Everyday Adventures: Stopped By The Cops
Cool breeze in my hair, spectacular city lights on my right, hilarious dining companion on the back of my bike.
I’m yelling insanely funny comments over my shoulder as we zoom around my brother-in-law, who is driving too slow across the last part of the Thao Thiem bridge. Bi and I are ferrying home two Saigon Street Eats customers, who are also staying in our sumptuous spare suite. (It’s too big to be called a room.)
Suddenly, there’s someone in front of me. A man steps out of the shadows and I have to brake and swerve to avoid him.
“What the fff….” I say. And as I’m saying it I’m wondering why he’s holding up a torch.
Then the beige uniform registers with me.

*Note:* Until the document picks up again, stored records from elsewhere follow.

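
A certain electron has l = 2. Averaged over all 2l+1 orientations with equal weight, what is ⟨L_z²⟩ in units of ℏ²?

⟨L_z²⟩ = 2 ℏ²

m_l runs from −2 to 2, i.e. {-2, -1, 0, 1, 2}.
⟨L_z²⟩ = ℏ²·(Σ m_l²)/(2l+1) = ℏ²·10/5 = 2ℏ².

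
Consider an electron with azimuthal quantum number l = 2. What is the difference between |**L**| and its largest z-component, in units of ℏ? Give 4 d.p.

|L| = √6 ℏ ≈ 2.4495ℏ, while L_z,max = lℏ = 2ℏ.
The difference is (√6 − 2)ℏ ≈ 0.4495ℏ.

|L| − L_z,max ≈ 0.4495ℏ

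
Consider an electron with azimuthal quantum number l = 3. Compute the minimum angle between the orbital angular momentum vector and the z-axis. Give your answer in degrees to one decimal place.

θ_min ≈ 30.0°

|L|² = l(l+1)ℏ² = 12ℏ², so |L| = 2√3 ℏ.
The smallest angle corresponds to the largest L_z, i.e. m_l = l = 3, giving L_z = 3ℏ.
cos θ_min = 3/√12, so θ_min ≈ 30.0°.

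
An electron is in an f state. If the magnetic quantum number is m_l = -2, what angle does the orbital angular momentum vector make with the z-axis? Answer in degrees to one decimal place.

θ ≈ 125.3°

The letter f corresponds to l = 3.
|L| = √(l(l+1)) ℏ = 2√3 ℏ.
L_z = m_l ℏ = −2ℏ.
cos θ = L_z/|L| = -2/√12, so θ ≈ 125.3°.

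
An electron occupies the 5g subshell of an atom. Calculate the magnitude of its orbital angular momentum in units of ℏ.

For 5g, l = 4.
|L| = ℏ√(l(l+1)) = ℏ√(4·5) = 2√5 ℏ

|L| = 2√5 ℏ ≈ 4.472ℏ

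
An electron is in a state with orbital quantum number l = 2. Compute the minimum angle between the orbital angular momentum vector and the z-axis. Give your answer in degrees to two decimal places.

θ_min ≈ 35.26°

|L|² = l(l+1)ℏ² = 6ℏ², so |L| = √6 ℏ.
The smallest angle corresponds to the largest L_z, i.e. m_l = l = 2, giving L_z = 2ℏ.
cos θ_min = 2/√6, so θ_min ≈ 35.26°.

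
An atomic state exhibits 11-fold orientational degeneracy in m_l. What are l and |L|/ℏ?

Since there are 2l+1 = 11 values of m_l, l = 5.
|L| = ℏ√(l(l+1)) = ℏ√(5·6) = √30 ℏ.

l = 5, |L| = √30 ℏ ≈ 5.477ℏ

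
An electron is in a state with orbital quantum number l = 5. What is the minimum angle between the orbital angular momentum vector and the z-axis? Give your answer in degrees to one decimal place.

|L| = ℏ√(l(l+1)) = √30 ℏ.
The smallest angle corresponds to the largest L_z, i.e. m_l = l = 5, giving L_z = 5ℏ.
cos θ_min = 5/√30, so θ_min ≈ 24.1°.

θ_min ≈ 24.1°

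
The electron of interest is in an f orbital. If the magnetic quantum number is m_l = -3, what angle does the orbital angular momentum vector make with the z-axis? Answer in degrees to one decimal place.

For an f orbital, l = 3.
|L| = ℏ√(l(l+1)) = 2√3 ℏ.
L_z = m_l ℏ = −3ℏ.
cos θ = L_z/|L| = -3/√12, so θ ≈ 150.0°.

θ ≈ 150.0°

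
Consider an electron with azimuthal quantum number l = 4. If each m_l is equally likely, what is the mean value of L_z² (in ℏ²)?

⟨L_z²⟩ = 6.667 ℏ²

m_l runs from −4 to 4, i.e. {-4, -3, -2, -1, 0, 1, 2, 3, 4}.
Average of L_z² over 9 states: 60/9 ℏ² = 6.667 ℏ².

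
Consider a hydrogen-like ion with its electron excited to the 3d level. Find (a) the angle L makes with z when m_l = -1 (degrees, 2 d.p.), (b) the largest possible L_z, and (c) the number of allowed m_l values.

The 3d level has l = 2.
For m_l = -1: cos θ = -1/√6, θ ≈ 114.09°.
L_z,max = lℏ = 2ℏ.
There are 2l+1 = 5 values of m_l.

θ(m_l=-1) ≈ 114.09°; L_z,max = 2ℏ; 5 values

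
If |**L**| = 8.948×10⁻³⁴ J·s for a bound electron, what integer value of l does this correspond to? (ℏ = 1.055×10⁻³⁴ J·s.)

Dividing by ℏ: |L|/ℏ ≈ 8.482.
(|L|/ℏ)² = l(l+1) ≈ 71.94 ⇒ l = 8.

l = 8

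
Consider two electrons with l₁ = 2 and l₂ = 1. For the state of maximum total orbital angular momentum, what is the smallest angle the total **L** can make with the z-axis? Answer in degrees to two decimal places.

θ_min ≈ 30.00°

Angular momentum addition gives L = |l₁ − l₂|, …, l₁ + l₂.
So L can be 1, 2, 3.
The maximum is L = 3, with |L_tot| = ℏ√(3·4) = 2√3 ℏ.
The minimum angle with z is arccos(3/√12) ≈ 30.00°.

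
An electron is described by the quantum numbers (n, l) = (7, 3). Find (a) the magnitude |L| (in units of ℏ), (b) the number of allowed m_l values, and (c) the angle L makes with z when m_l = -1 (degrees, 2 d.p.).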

“Shit,” I say to myself as I release the brake slightly. “It’s the traffic police.”
The cop says something unintelligible as I continue on past him, with the brake handle still half-squeezed.
I am unsure what to do. A thousand choices run through my head. I choose the most obvious one: make a run for it.
I accelerate for all of one second before I realise I’m approaching a red light. The helpful red light counter tells me there’s 38 seconds left to go before the light turns green. Plenty of time for Mr Coppy to run after me and clobber me with his truncheon.
My brother-in-law pulls up beside me to wait for the light to change.
“WHAT DO I DO?” I shout at him.
“Oh, you went into the left lane too soon,” Bi says, mishearing what I’d screeched.
“NO, I SAID WHAT DO I DO?” I shout again.
“You should stay in the middle lane until just before the lights,” Bi says, mishearing (or misunderstanding) again.
“BI,” I bellow forcefully. “What DO I DO?? Is the policeman chasing me?”
“No,” Bi says blithely, as if I’m only yelling to be heard over the noise of the traffic. “He said to go.”
“Oh my gawwwwwd,” I mutter to myself and my motorbike passenger. “I thought we were goners.”
Goners because when the police pull you over in Vietnam, they will find something wrong. And then you are expected to give them some money so they don’t impound your bike and issue you with a fine that will take a day or two of your time to deal with. Being pulled over by the cops mean you are sucked into Vietnam’s vortex of corruption. And it’s not a place I wish to go. For ethical and financial reasons.
Before Tet, the traffic police are everywhere. As are the green uniforms of the security police. In Vietnam, any one in power can pull over a motorist. And once you’ve been pulled over, it’s going to cost you.
Ironically, in a country where foreigners pay more for just about everything, it pays to be non-Asian when dealing with the police. Foreigners are “difficult” and we generally don’t speak Vietnamese (and the cops didn’t get their jobs because of their English-speaking abilities), so it’s just too much trouble for the traffic police to try to deal with a non-Vietnamese person.
In my case, I would definitely argue and take names and photos and demand to speak to a superior. I know I wouldn’t be able to help it, even though I know that I could actually be causing trouble for my extended family of in-laws. Wrong is wrong in my book.
But, as Darling Man and his brother counsel me: stopping foreigners is too much hassle when there’s so much easy money to be made from the locals, who are just cash machines on bikes.
I read an interesting opinion piece a few weeks ago from a World Bank official, calling for this year, the year of the snake, to be the year Vietnam sheds its old corrupt skin. I am not sure that can happen in a year but I really hope that something happens soon to short-circuit the corruption cycle here in my adopted home.
12 years ago
I don’t agree with the corruption and bribes either. How brave of you to just keep going, even if you did second guess it. Shame about the red light though. LOL
It all worked out well in the end, Malinda.
Did you see the comment on my Facebook page from a Vietnamese t-shirt shop guy who said it’s better to pay a bribe to an underpaid policeman and share a joke than pay a fine to a (Western) government who could use the money to bail out the big banks? Interesting point, don’t you think?
Hmm, that’s true. Good food for thought.
In our Western world, gunning it just wouldn’t be an option. I guess you’re really a local now, huh?
Carmel recently posted..Easter Rising
Nope, not a local. As I was gunning it I was thinking “oh, he doesn’t really want to pull ME over, he didn’t see my face properly in the dark”. I knew I had a “get out of paying a bribe” card because I’m not local. I was a bit scared that I couldn’t actually get away though.
You most definitely are local now. Handy that your outward appearance hasn’t changed though 🙂
When we were in Hanoi our taxi driver was pulled over by the police. They confiscated his papers and after he dropped us off at the train station he had to go back and (he said) would have to pay money to get his papers back. I felt so sorry for him but he was pragmatic about it.
budget jan recently posted..Find the Black Cockatoo
Oh no, Jan, a local would always stop for the police. I am very non-local in my attitude of not stopping (and taking photos of policemen!)